More usefully, we can have an evaluation of the model against an evaluation dataset with `ML.EVALUATE`, that will return several performance indicators:

``````SELECT * FROM ML.EVALUATE(
MODEL `velib.velib_arima_plus`,
TABLE `velib.velib_hourly_test`,
STRUCT(120 AS horizon)
)``````
 mean_absolute_error mean_squared_error root_mean_squared_error mean_absolute_percentage_error symmetric_mean_absolute_percentage_error 8.855005 105.212068 10.257293 133.110359 61.387895

# Forecast

Now let’s use the model to predict 5 days of bikes availability. with the `ML.FORECAST` instruction. Since the timeframe is hourly, we set `120` as prediction horizon.

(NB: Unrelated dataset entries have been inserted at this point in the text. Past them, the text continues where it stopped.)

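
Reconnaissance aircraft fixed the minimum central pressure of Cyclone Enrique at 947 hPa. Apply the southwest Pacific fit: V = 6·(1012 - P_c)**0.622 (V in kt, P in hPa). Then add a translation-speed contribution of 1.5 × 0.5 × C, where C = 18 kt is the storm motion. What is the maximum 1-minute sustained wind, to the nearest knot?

ΔP = 1012 − 947 = 65 hPa.
65^0.622 ≈ 13.416.
V ≈ 6 × 13.416 ≈ 80.5 kt.
Translation term: 1.5 × 0.5 × 18 = 13.5 kt.
Corrected V ≈ 94 kt → 94 kt.

94 kt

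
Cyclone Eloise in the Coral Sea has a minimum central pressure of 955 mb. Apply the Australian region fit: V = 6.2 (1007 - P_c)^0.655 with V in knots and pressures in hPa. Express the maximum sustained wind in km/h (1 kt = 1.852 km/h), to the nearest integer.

ΔP = 1007 − 955 = 52 mb.
V ≈ 6.2 × 52^0.655 = 6.2 × 13.304 ≈ 82.485 kt.
82.485 × 1.852 ≈ 152.76 km/h → 153 km/h.

153 km/h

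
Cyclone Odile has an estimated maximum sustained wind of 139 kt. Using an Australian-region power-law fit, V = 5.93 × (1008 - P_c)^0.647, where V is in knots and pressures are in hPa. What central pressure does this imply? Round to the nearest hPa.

ΔP = (V / 5.93)^(1/0.647) = (139/5.93)^1.546.
139/5.93 = 23.440; 23.440^1.546 ≈ 131.04 hPa.
P_c = 1008 − 131.04 = 876.96 ≈ 877 hPa.

877 hPa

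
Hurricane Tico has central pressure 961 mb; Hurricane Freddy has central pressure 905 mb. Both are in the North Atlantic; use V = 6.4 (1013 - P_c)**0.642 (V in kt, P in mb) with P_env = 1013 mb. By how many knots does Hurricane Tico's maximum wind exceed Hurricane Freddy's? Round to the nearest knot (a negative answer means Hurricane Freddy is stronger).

-48 kt

Hurricane Tico: ΔP = 52; V ≈ 6.4 × 52^0.642 ≈ 80.88 kt.
Hurricane Freddy: ΔP = 108; V ≈ 6.4 × 108^0.642 ≈ 129.31 kt.
Difference ≈ 80.88 − 129.31 = -48.43 → -48 kt.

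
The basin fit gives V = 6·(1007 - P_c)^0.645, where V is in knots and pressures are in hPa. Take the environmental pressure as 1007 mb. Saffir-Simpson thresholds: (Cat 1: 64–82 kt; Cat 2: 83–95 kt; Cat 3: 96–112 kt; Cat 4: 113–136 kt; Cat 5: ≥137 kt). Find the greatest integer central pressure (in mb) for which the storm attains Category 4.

Category 4 begins at V = 113 kt.
Required ΔP = (113/6)^(1/0.645) = 18.833^1.550 ≈ 94.76 mb.
P_c ≤ 1007 − 94.76 = 912.24, so the highest integer P_c is 912 mb.

912 mb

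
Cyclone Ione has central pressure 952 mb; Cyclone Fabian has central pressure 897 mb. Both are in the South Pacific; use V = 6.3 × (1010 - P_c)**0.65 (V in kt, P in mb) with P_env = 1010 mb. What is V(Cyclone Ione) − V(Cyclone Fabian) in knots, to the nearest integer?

Cyclone Ione: ΔP = 58; V ≈ 6.3 × 58^0.65 ≈ 88.22 kt.
Cyclone Fabian: ΔP = 113; V ≈ 6.3 × 113^0.65 ≈ 136.09 kt.
Difference ≈ 88.22 − 136.09 = -47.87 → -48 kt.

-48 kt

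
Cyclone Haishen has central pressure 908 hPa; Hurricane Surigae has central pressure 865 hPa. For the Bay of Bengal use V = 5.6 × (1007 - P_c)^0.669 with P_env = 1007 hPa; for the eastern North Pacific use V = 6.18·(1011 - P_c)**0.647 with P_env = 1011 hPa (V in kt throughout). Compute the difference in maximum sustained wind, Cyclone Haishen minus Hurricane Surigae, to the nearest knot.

Cyclone Haishen: ΔP = 99; V ≈ 5.6 × 99^0.669 ≈ 121.13 kt.
Hurricane Surigae: ΔP = 146; V ≈ 6.18 × 146^0.647 ≈ 155.35 kt.
Difference ≈ 121.13 − 155.35 = -34.22 → -34 kt.

-34 kt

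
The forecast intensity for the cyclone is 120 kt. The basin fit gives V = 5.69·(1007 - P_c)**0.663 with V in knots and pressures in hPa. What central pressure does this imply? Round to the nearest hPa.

ΔP = (V / 5.69)^(1/0.663) = (120/5.69)^1.508.
120/5.69 = 21.090; 21.090^1.508 ≈ 99.33 hPa.
P_c = 1007 − 99.33 = 907.67 ≈ 908 hPa.

908 hPa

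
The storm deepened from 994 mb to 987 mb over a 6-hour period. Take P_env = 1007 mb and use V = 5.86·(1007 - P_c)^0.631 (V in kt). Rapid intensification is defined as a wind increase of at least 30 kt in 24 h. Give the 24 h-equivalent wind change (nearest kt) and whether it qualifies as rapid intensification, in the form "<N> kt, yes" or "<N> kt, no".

V₁: ΔP = 13, V ≈ 5.86 × 13^0.631 ≈ 29.57 kt.
V₂: ΔP = 20, V ≈ 5.86 × 20^0.631 ≈ 38.80 kt.
ΔV over 6 h = 9.23 kt → 24 h equivalent = 9.23 × 24/6 ≈ 36.92 kt.
37 kt ≥ 30 kt ⇒ rapid intensification.

37 kt, yes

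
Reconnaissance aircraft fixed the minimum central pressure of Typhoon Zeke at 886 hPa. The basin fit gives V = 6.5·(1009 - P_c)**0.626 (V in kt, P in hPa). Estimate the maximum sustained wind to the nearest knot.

ΔP = 1009 − 886 = 123 hPa.
123^0.626 ≈ 20.337.
V ≈ 6.5 × 20.337 ≈ 132.2 kt.

132 kt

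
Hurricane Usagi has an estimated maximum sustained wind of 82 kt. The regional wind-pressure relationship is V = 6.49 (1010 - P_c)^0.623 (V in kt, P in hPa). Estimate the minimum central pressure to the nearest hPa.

ΔP = (V / 6.49)^(1/0.623) = (82/6.49)^1.605.
82/6.49 = 12.635; 12.635^1.605 ≈ 58.64 hPa.
P_c = 1010 − 58.64 = 951.36 ≈ 951 hPa.

951 hPa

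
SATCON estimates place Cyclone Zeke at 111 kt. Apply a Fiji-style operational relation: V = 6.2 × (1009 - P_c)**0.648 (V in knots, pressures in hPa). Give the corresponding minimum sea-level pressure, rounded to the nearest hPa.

923 hPa

ΔP = (V / 6.2)^(1/0.648) = (111/6.2)^1.543.
111/6.2 = 17.903; 17.903^1.543 ≈ 85.81 hPa.
P_c = 1009 − 85.81 = 923.19 ≈ 923 hPa.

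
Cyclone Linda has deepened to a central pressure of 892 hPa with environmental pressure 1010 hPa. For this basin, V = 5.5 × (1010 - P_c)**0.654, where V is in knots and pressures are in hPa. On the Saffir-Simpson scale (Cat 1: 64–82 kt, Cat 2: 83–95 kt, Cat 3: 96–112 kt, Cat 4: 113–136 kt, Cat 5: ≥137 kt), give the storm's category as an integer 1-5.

4

ΔP = 1010 − 892 = 118 hPa.
V ≈ 5.5 × 118^0.654 = 5.5 × 22.65 ≈ 125 kt.
125 kt falls in the Category 4 band.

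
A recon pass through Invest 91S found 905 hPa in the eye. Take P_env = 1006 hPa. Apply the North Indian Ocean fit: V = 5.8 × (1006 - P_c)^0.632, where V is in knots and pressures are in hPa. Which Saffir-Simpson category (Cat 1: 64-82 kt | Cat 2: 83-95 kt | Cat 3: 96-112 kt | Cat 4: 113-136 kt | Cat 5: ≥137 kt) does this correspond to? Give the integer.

ΔP = 1006 − 905 = 101 hPa.
V ≈ 5.8 × 101^0.632 = 5.8 × 18.48 ≈ 107 kt.
107 kt falls in the Category 3 band.

3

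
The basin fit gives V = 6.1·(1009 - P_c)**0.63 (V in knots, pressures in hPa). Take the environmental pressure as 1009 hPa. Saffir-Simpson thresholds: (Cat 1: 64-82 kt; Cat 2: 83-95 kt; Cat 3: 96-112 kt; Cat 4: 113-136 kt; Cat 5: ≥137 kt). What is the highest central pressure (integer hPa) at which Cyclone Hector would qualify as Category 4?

906 hPa

Category 4 begins at V = 113 kt.
Required ΔP = (113/6.1)^(1/0.63) = 18.525^1.587 ≈ 102.87 hPa.
P_c ≤ 1009 − 102.87 = 906.13, so the highest integer P_c is 906 hPa.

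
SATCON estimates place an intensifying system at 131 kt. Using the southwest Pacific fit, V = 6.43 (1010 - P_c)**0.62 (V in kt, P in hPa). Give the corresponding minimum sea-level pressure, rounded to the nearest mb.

881 mb

ΔP = (V / 6.43)^(1/0.62) = (131/6.43)^1.613.
131/6.43 = 20.373; 20.373^1.613 ≈ 129.24 mb.
P_c = 1010 − 129.24 = 880.76 ≈ 881 mb.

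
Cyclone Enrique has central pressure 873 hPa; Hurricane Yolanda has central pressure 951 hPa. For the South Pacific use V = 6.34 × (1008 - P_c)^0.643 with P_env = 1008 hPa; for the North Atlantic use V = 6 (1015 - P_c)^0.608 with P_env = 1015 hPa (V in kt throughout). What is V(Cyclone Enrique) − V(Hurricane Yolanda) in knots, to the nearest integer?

Cyclone Enrique: ΔP = 135; V ≈ 6.34 × 135^0.643 ≈ 148.56 kt.
Hurricane Yolanda: ΔP = 64; V ≈ 6 × 64^0.608 ≈ 75.22 kt.
Difference ≈ 148.56 − 75.22 = 73.34 → 73 kt.

73 kt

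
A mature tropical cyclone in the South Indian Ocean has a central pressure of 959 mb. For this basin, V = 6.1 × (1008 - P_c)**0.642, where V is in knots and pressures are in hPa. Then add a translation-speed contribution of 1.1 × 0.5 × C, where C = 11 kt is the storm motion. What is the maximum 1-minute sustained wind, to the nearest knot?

ΔP = 1008 − 959 = 49 mb.
49^0.642 ≈ 12.165.
V ≈ 6.1 × 12.165 ≈ 74.2 kt.
Translation term: 1.1 × 0.5 × 11 = 6.05 kt.
Corrected V ≈ 80.25 kt → 80 kt.

80 kt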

The confidence interval level can also be customized, and is 0.95 by default.

``````SELECT *
FROM ML.FORECAST(
MODEL `velib.velib_arima_plus`,
STRUCT(
120 AS horizon,
0.95 AS confidence_level
)
)``````
The resulting prediction can be plotted, along with a confidence interval:

# Decompose the prediction

Finally, we can get a deeper understanding of the prediction with the `ML.EXPLAIN_FORECAST` that will return a number of indicators for historical and predicted data:

``````SELECT *
FROM
ML.EXPLAIN_FORECAST(
MODEL `velib.velib_arima_plus`,
STRUCT(72 AS horizon)
)``````
Visualizing the results helps understand the importance of trends, seasonal patterns and residuals in the time series modelling:

# Going beyond a basic model

In addition to predicting a single time series, BigQuery ML offers more advanced options for enhancing your forecasting capabilities, on two main aspects:

• Simultaneously forecast multiple time series, up to hundreds of thousands. This can be achieved by utilizing the `TIME_SERIES_ID_COL` parameter, which lets you manage and analyze multiple datasets concurrently for more extensive insights.
• Include external regressors. This allows your model to account for additional variables that can impact your time series data, providing a more holistic and accurate prediction.